Non avere timore nel coltivare i propri sogni. È il consiglio che il filmmaker ennese, recentemente specializzato nel video storytelling per aziende, Ben Pace si sente di dare a tanti giovani della nostra terra a non rinunciare a tentare di fare quello che ella vita si vorrebbe fare. Trentatré anni, con una laurea in tasca in Comunicazione, dopo il Liceo Scientifico, Ben a dispetto della sua ancora giovane età può definirsi un giramondo visto che dopo la laurea ha iniziato il suo tour in giro per diversi stati per ampliare la sua esperienza. “Sono andato dapprima a Barcellona in Spagna con il progetto Leonardo – ci racconta – non avevo nessuna esperienza di nessun genere. Ma sono riuscito ad inserirmi ed a collaborare con una organizzazione no profit”. Successivamente l’esperienza più lunga e formativa in Scozia. “Si mi sono trasferito a Edimburgo dove ho frequentato un Master in Film Directing alla Edinburgh Napier University e Screen Academy Scotland ed ho migliorato molto il mio inglese anche grazie al lavoro part time in un ristorante. Nel frattempo, con i miei film sono andato in numerosi festival come partecipante, a Giffoni, Glasgow, Kiev e Tel Aviv per citarne alcuni”. Dopo questa esperienza un’altra molto emozionante. “Grazie alla mia rete mi hanno proposto di andare negli Stati Uniti, ho lavorato per sei mesi in uno dei festival più belli del mondo SXSW, dove musica, cinema e tecnologia convergono per 10 giorni ad Austin, Texas”. A giugno 2016 il ritorno in Italia. “A Roma ho collaborato per diverse edizioni con Capalbio International Film Festival, l’anno scorso al Milano Film Festival ho curato la sezione VR lanciando il primo VR Cinema d’Italia e da 3 anni sono consulente del MIA, Mercato Internazionale dell’Audiovisivo prodotto da ANICA e APT, il più grande evento industry di Cinema, TV e Documentari in Italia. Parallelamente, con Umberto Denaro, collega e amico fillmmaker, abbiamo lanciato take#1 dove mettiamo a disposizione delle aziende italiane le nostre capacità di narrare con immagini in movimento, per le loro attività di video marketing sui social media”.
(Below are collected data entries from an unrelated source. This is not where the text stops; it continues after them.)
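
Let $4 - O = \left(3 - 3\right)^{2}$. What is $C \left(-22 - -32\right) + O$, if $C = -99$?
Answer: $-986$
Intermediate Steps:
$O = 4$ ($O = 4 - \left(3 - 3\right)^{2} = 4 - 0^{2} = 4 - 0 = 4 + 0 = 4$)
$C \left(-22 - -32\right) + O = - 99 \left(-22 - -32\right) + 4 = - 99 \left(-22 + 32\right) + 4 = \left(-99\right) 10 + 4 = -990 + 4 = -986$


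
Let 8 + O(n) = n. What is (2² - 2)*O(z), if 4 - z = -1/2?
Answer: -7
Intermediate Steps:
z = 9/2 (z = 4 - (-1)/2 = 4 - 1*(-½) = 4 + ½ = 9/2 ≈ 4.5000)
O(n) = -8 + n
(2² - 2)*O(z) = (2² - 2)*(-8 + 9/2) = (4 - 2)*(-7/2) = 2*(-7/2) = -7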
Vivo nella capitale anche se non mi sento una persona che possa rimanere legata a lungo in un posto, perché a me piace viaggiare e vivere in posti nuovi, mi piace conoscere e raccontare altre culture, popoli e luoghi”. Oggi qual è la vita di Ben Pace. “Quella di un filmmaker che a dispetto dei tempi, riesce a lavorare e a vivere di immagini. Al MIA metto a disposizione la mia esperienza per far incontrare progetti di documentari che raccontano storie forti con potenziali finanziatori e co-produttori. Con il team di take#1, invece, curiamo le campagne video di alcune aziende molto note in Sicilia che hanno necessità di raccontarsi. Nel frattempo porto avanti i miei progetti personali, mettendo sempre al centro la storia da raccontare, negli ultimi anni ho sviluppato un progetto fotografico in pellicola che spero di mostrare al pubblico presto”. Oggi tanti giovani vorrebbero fare una cosa ma vengono scoraggiati subito nel tentare.

Tu ti senti di dire qualcosa in particolare? “Niente di che – conclude – non c’è nessuno che ha la bacchetta magica. Io posso portare la mia esperienza personale e da sempre faccio quello che mi va di fare, ho intrapreso questo percorso e non senza problemi. Ma ad oggi se dovessi fare un primo bilancio di quello che ho fatto alla mia età non mi posso lamentare. L’importante è non smettere di lavorare duro e continuare a lottare qualsiasi sia l’obiettivo”.